Thomas v. Tanner

Harris, Justice.

Every judgment-record, or, as it has been denominated in the Code, judgment-roll, should contain the evidence within itself that the court had authority to render judgment, and that a judgment has, in fact, been rendered by the court. If it be a judgment upon default, besides the summons and complaint, the roll must contain evidence that the summons was served, and that no answer had been received, thus showing that the court, had jurisdiction over the defendant, and that he had waived his right to defend. If the defendant has appeared, and an issue has been joined, it must appear from the roll how that issue has been disposed of, so as to authorize *428the court to proceed to judgment. When an issue of fact has been tried by a jury, a copy of the verdict entered in the manner prescribed by the 264th section of the Code, must be inserted in the roll. If the issue has been tried before a referee, his report stands as the decision of the court, and must appear in the judgment roll.

In like manner, if the trial of the issue be had before the court, without a jury, the decision must be in writing; and when the record is made up, the decision becomes a necessary part of it. If there are any other papers which materially affect the judgment, these also should appear in the roll. Thus, it should be made to appear in every judgment-roll that the judgment has been rendered by a court which has jurisdiction of the proceedings, and, when issues have been joined, that those issues have been tried in some manner prescribed by law, so as to authorize the judgment. The specimens of records which are constantly to be seen in courts of review, show how often these requirements are disregarded.

Some misapprehension seems to have resulted from the use of the term “decision” in the 267th section of the Code. I have recently seen a case where my own opinion in an action tried without a jury had been carried bodily into the judgment-record, and made the basis of a judgment w'hich the attorney had conceived himself entitled to, as the result of the views expressed in that opinion. But the decision, which, by the 267lh section of the Code, is required to be “given in writing and filed with the clerk,” is a very different thing from the opinion which the judge may think it proper to write. The opinion may, and often does, serve to enable the attorney to prepare the “decision” for the judge to sign. This is the primary office of the opinion.
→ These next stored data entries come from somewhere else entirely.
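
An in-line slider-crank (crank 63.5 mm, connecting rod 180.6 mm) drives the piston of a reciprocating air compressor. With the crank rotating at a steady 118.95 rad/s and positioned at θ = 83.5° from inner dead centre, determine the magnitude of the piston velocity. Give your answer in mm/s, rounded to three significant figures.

7820

ω = 119 rad/s
For an in-line slider-crank, x = r cosθ + √(L² − r² sin²θ), so v = −rω sinθ·[1 + r cosθ/√(L² − r² sin²θ)].
With r = 0.0635 m, L = 0.1806 m, θ = 83.5°: √(L² − r² sin²θ) = 0.16922 m.
v = −0.0635·119·0.99357·[1 + 0.0635·0.11320/0.16922] = -7.8236 m/s.
|v| = 7.8236 m/s = 7823.6 mm/s.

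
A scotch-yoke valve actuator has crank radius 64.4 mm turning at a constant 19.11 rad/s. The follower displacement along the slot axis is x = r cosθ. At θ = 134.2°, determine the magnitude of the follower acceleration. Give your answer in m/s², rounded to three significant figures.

16.4

ω = 19.11 rad/s
x = r cosθ ⇒ ẍ = −rω² cosθ (ω constant).
|a| = rω²|cosθ| = 0.0644·(19.11)²·|cos 134.2°| = 16.396 m/s².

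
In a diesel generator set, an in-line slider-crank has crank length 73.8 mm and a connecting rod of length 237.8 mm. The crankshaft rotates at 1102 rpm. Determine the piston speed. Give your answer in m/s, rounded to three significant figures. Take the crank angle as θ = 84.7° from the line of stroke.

8.74

ω = 2π·1102/60 = 115.4 rad/s
For an in-line slider-crank, x = r cosθ + √(L² − r² sin²θ), so v = −rω sinθ·[1 + r cosθ/√(L² − r² sin²θ)].
With r = 0.0738 m, L = 0.2378 m, θ = 84.7°: √(L² − r² sin²θ) = 0.22616 m.
v = −0.0738·115.4·0.99572·[1 + 0.0738·0.09237/0.22616] = -8.7358 m/s.
|v| = 8.7358 m/s.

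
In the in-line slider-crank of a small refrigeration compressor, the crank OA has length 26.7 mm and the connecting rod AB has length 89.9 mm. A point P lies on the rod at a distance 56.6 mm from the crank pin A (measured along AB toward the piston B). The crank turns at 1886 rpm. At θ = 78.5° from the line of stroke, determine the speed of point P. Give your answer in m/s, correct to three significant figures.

5.38

ω = 197.5 rad/s.  Crank-pin speed |V_A| = rω = 5.2733 m/s, perpendicular to OA.
Rod angle: sinφ = −(r/L) sinθ ⇒ φ = -16.920°; ω_rod = −rω cosθ/√(L²−r²sin²θ) = -12.224 rad/s.
V_P = V_A + ω_rod × AP, with AP = 0.0566 m along the rod.
Components: V_Px = −rω sinθ − a·ω_rod·sinφ = -5.3688 m/s;  V_Py = rω cosθ + a·ω_rod·cosφ = +0.38942 m/s.
|V_P| = √(V_Px² + V_Py²) = 5.3829 m/s.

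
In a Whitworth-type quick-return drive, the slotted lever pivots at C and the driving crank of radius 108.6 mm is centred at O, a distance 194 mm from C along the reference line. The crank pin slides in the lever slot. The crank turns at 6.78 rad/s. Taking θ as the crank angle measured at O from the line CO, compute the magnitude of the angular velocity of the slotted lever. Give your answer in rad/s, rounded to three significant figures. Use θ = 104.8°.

1.12

ω = 6.78 rad/s
Crank pin A relative to C: A = (d + r cosθ, r sinθ); lever angle φ = atan2(r sinθ, d + r cosθ).
Differentiating tanφ: φ̇ = rω(d cosθ + r)/(d² + r² + 2dr cosθ).
d² + r² + 2dr cosθ = |CA|² = 0.0386663 m²;  d cosθ + r = +0.059044 m.
|ω_lever| = |0.1086·6.78·+0.059044| / 0.0386663 = 1.1243 rad/s.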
But whether there be an opinion or not, there must, in every case of a trial by the court, be a decision. That decision must be made by the judge. This can only appear by his signature or allocatur. In legal effect, the decision of the judge is like the report of a referee. The things are called by different names, but mean precisely the same thing. In the one case, *429judgment is to be entered upon the “ decision:” in the other, upon the “ report.”
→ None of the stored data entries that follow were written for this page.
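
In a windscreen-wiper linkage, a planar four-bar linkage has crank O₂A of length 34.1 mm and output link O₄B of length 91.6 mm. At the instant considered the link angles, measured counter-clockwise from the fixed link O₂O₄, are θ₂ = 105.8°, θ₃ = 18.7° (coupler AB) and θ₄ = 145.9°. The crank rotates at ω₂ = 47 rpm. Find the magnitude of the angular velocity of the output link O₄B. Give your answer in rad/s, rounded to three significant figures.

ω₂ = 4.922 rad/s (from 47 rpm).
Differentiating the loop-closure r₂e^{iθ₂}+r₃e^{iθ₃}=r₁+r₄e^{iθ₄} gives r₂ω₂e^{iθ₂}+r₃ω₃e^{iθ₃}=r₄ω₄e^{iθ₄}.
Eliminating the other unknown: ω₄ = r₂ω₂ sin(θ₂−θ₃) / [r₄ sin(θ₄−θ₃)].
Numerator sine = +0.99872; denominator sine = +0.79653.
Result = 0.0341·4.922·(+0.99872) / (0.0916·(+0.79653)) = +2.2973 rad/s; magnitude 2.2973 rad/s.

2.30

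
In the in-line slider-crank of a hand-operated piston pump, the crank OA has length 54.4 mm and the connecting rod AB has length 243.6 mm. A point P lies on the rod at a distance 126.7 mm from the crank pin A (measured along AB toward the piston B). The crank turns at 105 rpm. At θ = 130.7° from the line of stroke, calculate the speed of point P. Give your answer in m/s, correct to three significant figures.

0.459

ω = 11 rad/s.  Crank-pin speed |V_A| = rω = 0.59816 m/s, perpendicular to OA.
Rod angle: sinφ = −(r/L) sinθ ⇒ φ = -9.747°; ω_rod = −rω cosθ/√(L²−r²sin²θ) = +1.6247 rad/s.
V_P = V_A + ω_rod × AP, with AP = 0.1267 m along the rod.
Components: V_Px = −rω sinθ − a·ω_rod·sinφ = -0.41863 m/s;  V_Py = rω cosθ + a·ω_rod·cosφ = -0.18718 m/s.
|V_P| = √(V_Px² + V_Py²) = 0.45858 m/s.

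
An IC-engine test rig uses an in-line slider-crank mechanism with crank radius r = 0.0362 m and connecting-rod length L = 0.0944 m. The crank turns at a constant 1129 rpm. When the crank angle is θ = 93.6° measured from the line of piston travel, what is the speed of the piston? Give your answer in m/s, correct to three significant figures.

ω = 2π·1129/60 = 118.2 rad/s
For an in-line slider-crank, x = r cosθ + √(L² − r² sin²θ), so v = −rω sinθ·[1 + r cosθ/√(L² − r² sin²θ)].
With r = 0.0362 m, L = 0.0944 m, θ = 93.6°: √(L² − r² sin²θ) = 0.087213 m.
v = −0.0362·118.2·0.99803·[1 + 0.0362·-0.06279/0.087213] = -4.1601 m/s.
|v| = 4.1601 m/s.

4.16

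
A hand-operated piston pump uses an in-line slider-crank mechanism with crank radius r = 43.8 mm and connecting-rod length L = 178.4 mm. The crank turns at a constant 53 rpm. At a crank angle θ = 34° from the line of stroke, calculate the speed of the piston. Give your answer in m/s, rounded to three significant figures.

ω = 2π·53/60 = 5.55 rad/s
For an in-line slider-crank, x = r cosθ + √(L² − r² sin²θ), so v = −rω sinθ·[1 + r cosθ/√(L² − r² sin²θ)].
With r = 0.0438 m, L = 0.1784 m, θ = 34°: √(L² − r² sin²θ) = 0.17671 m.
v = −0.0438·5.55·0.55919·[1 + 0.0438·0.82904/0.17671] = -0.16387 m/s.
|v| = 0.16387 m/s.

0.164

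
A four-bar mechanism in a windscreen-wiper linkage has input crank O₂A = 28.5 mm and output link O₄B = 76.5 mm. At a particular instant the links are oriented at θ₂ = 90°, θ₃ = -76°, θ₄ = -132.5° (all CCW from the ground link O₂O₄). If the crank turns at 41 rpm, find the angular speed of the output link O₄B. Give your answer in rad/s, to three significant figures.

ω₂ = 4.294 rad/s (from 41 rpm).
Differentiating the loop-closure r₂e^{iθ₂}+r₃e^{iθ₃}=r₁+r₄e^{iθ₄} gives r₂ω₂e^{iθ₂}+r₃ω₃e^{iθ₃}=r₄ω₄e^{iθ₄}.
Eliminating the other unknown: ω₄ = r₂ω₂ sin(θ₂−θ₃) / [r₄ sin(θ₄−θ₃)].
Numerator sine = +0.24192; denominator sine = -0.83389.
Result = 0.0285·4.294·(+0.24192) / (0.0765·(-0.83389)) = -0.46405 rad/s; magnitude 0.46405 rad/s.

0.464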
No one would think, I suppose, that after obtaining a written opinion from a referee which would entitle him to a judgment, he was at liberty to proceed to enter judgment, and make up a record, without the report of the referee : and yet this would be just as regular as to enter a judgment without the written decision, or report of the judge, who tried the case without a jury. (See Sands agt. Church, 2 Seld. 356.)

In this case, it cannot be tol 1, from the judgment-roll, whether or not there has ever been a decision by the judge who tried the cause. The roll contains the pleadings, and these are followed by a document somewhat like a decree in chancery, but which does not purport to have been signed, or allowed by the judge, or, indeed, by anybody else. The record does not show that any decision was ever made. Of course it does not appear from anything to be found in the judgment-roll, that the plaintiff was entitled to the judgment that has been entered, It is true, that the clerk, in entering judgment, has recited the fact that “ the decision, or decree of the judge has been filed;” but on referring to the document which the record contains, it turns out that it does not purport to be the decision or decree of the judge.

The judgment, therefore, must be set aside as irregular. It would be a proper case for allowing the roll to be amended by inserting a decision signed by the judge, but for the fact that the defendant, through the inadvertence or misapprehension of his counsel, has lost his right of appeal.

Under these circumstances, it is but just that the judgment should be set aside altogether, leaving the plaintiff to perfect a new judgment, as he can easily do by procuring a decision signed by the judge who tried the cause, and thus restoring to the defendant his right of appeal.

No costs upon the motion should be allowed to either party.